Standing firm on values is more important than winning, Manly Sea Eagles chairman Scott Penn said, as the National Rugby League (NRL) club counted the cost of a player boycott over a pride jersey.
A severely depleted Manly slumped to a 20-10 defeat to the Sydney Roosters at their home Brookvale Oval on Wednesday, a result that could crush their hopes of qualifying for the playoffs.
Seven Manly players, who objected to wearing a jersey promoting "inclusiveness" for the match on religious and cultural grounds, were barred from the stadium over fears for their safety amid a backlash from LGBT groups.
"If we had have backed down on the jersey, we felt that we were saying that people aren't welcome," Penn told the Australian Broadcasting Corp.
"[That] couldn't be further from what we stand for.

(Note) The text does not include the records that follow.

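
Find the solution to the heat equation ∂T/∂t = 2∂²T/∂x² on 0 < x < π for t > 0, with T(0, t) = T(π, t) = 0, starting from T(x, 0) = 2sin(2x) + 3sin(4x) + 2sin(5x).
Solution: Separating variables: T = Σ c_n exp(-2n²t) sin(nx). From T(x,0) = 2sin(2x) + 3sin(4x) + 2sin(5x): c_2=2, c_4=3, c_5=2.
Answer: T(x, t) = 2exp(-8t)sin(2x) + 3exp(-32t)sin(4x) + 2exp(-50t)sin(5x)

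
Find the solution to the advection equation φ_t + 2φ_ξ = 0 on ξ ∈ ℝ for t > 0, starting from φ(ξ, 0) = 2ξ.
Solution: By method of characteristics (waves move right with speed 2):
Along characteristics ξ - 2t = const, φ is constant, so φ(ξ,t) = f(ξ - 2t) with f = φ(·, 0).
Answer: φ(ξ, t) = -4t + 2ξ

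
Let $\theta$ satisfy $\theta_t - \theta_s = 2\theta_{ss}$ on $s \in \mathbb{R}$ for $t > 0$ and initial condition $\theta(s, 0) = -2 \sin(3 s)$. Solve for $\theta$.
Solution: Moving frame: $\eta = s + t$, $\sigma = t$, $\theta = u(\eta,\sigma)$, so $\theta_t = u_{\sigma} + u_{\eta}$ and $\theta_{ss} = u_{\eta\eta}$.
Hence $\theta_t - \theta_s = u_{\sigma}$ and the PDE becomes the heat equation $u_{\sigma} = 2u_{\eta\eta}$ on $\eta \in \mathbb{R}$.
Initial data: $u(\eta,0) = \theta(\eta,0) = -2 \sin(3 \eta)$. Each mode $\sin(n\eta)$ decays as $e^{-2n^2\sigma}$ on $\mathbb{R}$, so $u(\eta,\sigma) = \sum c_n e^{-2n^2\sigma} \sin(n\eta)$ with $c_3=-2$: $u(\eta,\sigma) = -2 e^{-18 \sigma} \sin(3 \eta)$.
Substituting back: $\theta(s,t) = u(s + t, t)$.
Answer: $\theta(s, t) = -2 e^{-18 t} \sin(3 s + 3 t)$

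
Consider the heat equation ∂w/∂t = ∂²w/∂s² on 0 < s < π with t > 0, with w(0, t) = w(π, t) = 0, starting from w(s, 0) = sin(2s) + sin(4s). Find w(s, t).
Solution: Using separation of variables w = X(s)T(t):
Eigenfunctions: sin(ns), n = 1, 2, 3, ...
General solution: w(s, t) = Σ c_n sin(ns) exp(-n² t)
Matching w(s,0) = sin(2s) + sin(4s) term by term: c_2=1, c_4=1.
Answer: w(s, t) = exp(-4t)sin(2s) + exp(-16t)sin(4s)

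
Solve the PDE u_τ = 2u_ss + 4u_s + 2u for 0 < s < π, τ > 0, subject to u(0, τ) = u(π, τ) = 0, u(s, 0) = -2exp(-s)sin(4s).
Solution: Substitute u = exp(-s)w.
Then u_s = exp(-s)(w_s - w), u_ss = exp(-s)(w_ss - 2w_s + w), u_τ = exp(-s)w_τ; substituting and dividing by exp(-s), the lower-order terms cancel: w_τ = 2w_ss (standard heat equation).
Data for w: w(s,0) = exp(s)u(s,0) = -2sin(4s). The boundary conditions carry over: w(0,τ) = w(π,τ) = 0.
Separating variables: w = Σ c_n exp(-2n²τ) sin(ns). From w(s,0) = -2sin(4s): c_4=-2.
So w(s,τ) = -2exp(-32τ)sin(4s), and u(s,τ) = exp(-s)w(s,τ).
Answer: u(s, τ) = -2exp(-s)exp(-32τ)sin(4s)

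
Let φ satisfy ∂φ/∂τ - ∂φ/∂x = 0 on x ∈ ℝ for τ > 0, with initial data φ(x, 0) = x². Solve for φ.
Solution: By method of characteristics (waves move left with speed 1):
Along characteristics x + τ = const, φ is constant, so φ(x,τ) = f(x + τ) with f = φ(·, 0).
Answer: φ(x, τ) = x² + 2xτ + τ²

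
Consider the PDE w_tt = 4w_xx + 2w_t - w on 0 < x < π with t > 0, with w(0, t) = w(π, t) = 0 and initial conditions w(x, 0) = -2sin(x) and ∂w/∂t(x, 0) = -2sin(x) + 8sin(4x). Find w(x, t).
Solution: Substitute w = exp(t)u, i.e. u = exp(-t)w.
By the product rule, w_t = exp(t)(u_t + u), w_tt = exp(t)(u_tt + 2u_t + u), w_xx = exp(t)u_xx.
Substituting into the PDE and dividing by exp(t): u_tt + 2u_t + u = 4u_xx + 2(u_t + u) - u.
The lower-order terms cancel, leaving the standard wave equation u_tt = 4u_xx.
Initial data for u: u(x,0) = w(x,0) = -2sin(x); u_t(x,0) = w_t(x,0) - w(x,0) = 8sin(4x). The boundary conditions carry over: u(0,t) = u(π,t) = 0.
Solve for u:
  Using separation of variables u = X(x)T(t):
  Eigenfunctions: sin(nx), n = 1, 2, 3, ...
  General solution: u(x, t) = Σ [A_n cos(2n t) + B_n sin(2n t)] sin(nx)
  From u(x,0) = -2sin(x): A_1=-2. From u_t(x,0) = 8sin(4x), using u_t(x,0) = Σ ω_n B_n sin(nx) with ω_n = 2n: B_4 = 8/8 = 1.
Hence u(x,t) = sin(8t)sin(4x) - 2sin(x)cos(2t).
Transform back: w(x,t) = exp(t)u(x,t).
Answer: w(x, t) = exp(t)sin(8t)sin(4x) - 2exp(t)sin(x)cos(2t)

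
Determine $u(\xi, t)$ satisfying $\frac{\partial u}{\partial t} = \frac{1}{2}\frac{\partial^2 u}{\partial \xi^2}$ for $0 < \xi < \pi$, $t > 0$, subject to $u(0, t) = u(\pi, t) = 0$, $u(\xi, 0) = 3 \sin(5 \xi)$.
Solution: Separating variables: $u = \sum c_n e^{-n^2t/2} \sin(n\xi)$. From $u(\xi,0) = 3 \sin(5 \xi)$: $c_5=3$.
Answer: $u(\xi, t) = 3 e^{-25 t/2} \sin(5 \xi)$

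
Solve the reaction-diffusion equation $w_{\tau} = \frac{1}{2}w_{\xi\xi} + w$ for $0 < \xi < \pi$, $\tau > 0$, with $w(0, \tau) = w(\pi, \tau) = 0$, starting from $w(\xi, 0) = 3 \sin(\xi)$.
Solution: Substitute $w = e^{\tau}u$.
Then $w_{\tau} = e^{\tau}(u_{\tau} + u)$, $w_{\xi\xi} = e^{\tau}u_{\xi\xi}$; substituting and dividing by $e^{\tau}$, the lower-order terms cancel: $u_{\tau} = \frac{1}{2}u_{\xi\xi}$ (standard heat equation).
Data for $u$: $u(\xi,0) = w(\xi,0) = 3 \sin(\xi)$. The boundary conditions carry over: $u(0,\tau) = u(\pi,\tau) = 0$.
Separating variables: $u = \sum c_n e^{-n^2\tau/2} \sin(n\xi)$. From $u(\xi,0) = 3 \sin(\xi)$: $c_1=3$.
So $u(\xi,\tau) = 3 e^{-\tau/2} \sin(\xi)$, and $w(\xi,\tau) = e^{\tau}u(\xi,\tau)$.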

"The club is — and what we stand for is — more important than absolute results for one game."
The players, most of whom are Polynesian Christians, have been branded bigots and homophobic on social media but also praised by church leaders and conservative pundits for taking a stand against Manly's compulsory jersey directive.
Coach Des Hasler said this week Manly management had failed to consult his playing group over the jersey and apologised for the club's mishandling of the initiative.
Penn said Manly would "take some learnings" out of the furore but was committed to wearing the jersey next year and would consult more broadly with players.
NRL boss Peter V'landy said the league could introduce a "Pride round" next season to promote inclusion.
However, Manly captain Daly Cherry-Evans questioned whether players should be required to do more to push diversity and inclusion themes.
"As a player I think we need to be really careful about how much we push on to the players to commercialise the game," he told reporters after Manly's defeat.
"If you look at a dressing room as an NRL squad, it is very diverse and it is very inclusive so I just wonder how much we need to do as athletes, I guess, to push out there.
"Unfortunately when people get put in a position to have to do something they don't want to do, then I think that's when you see positions like tonight."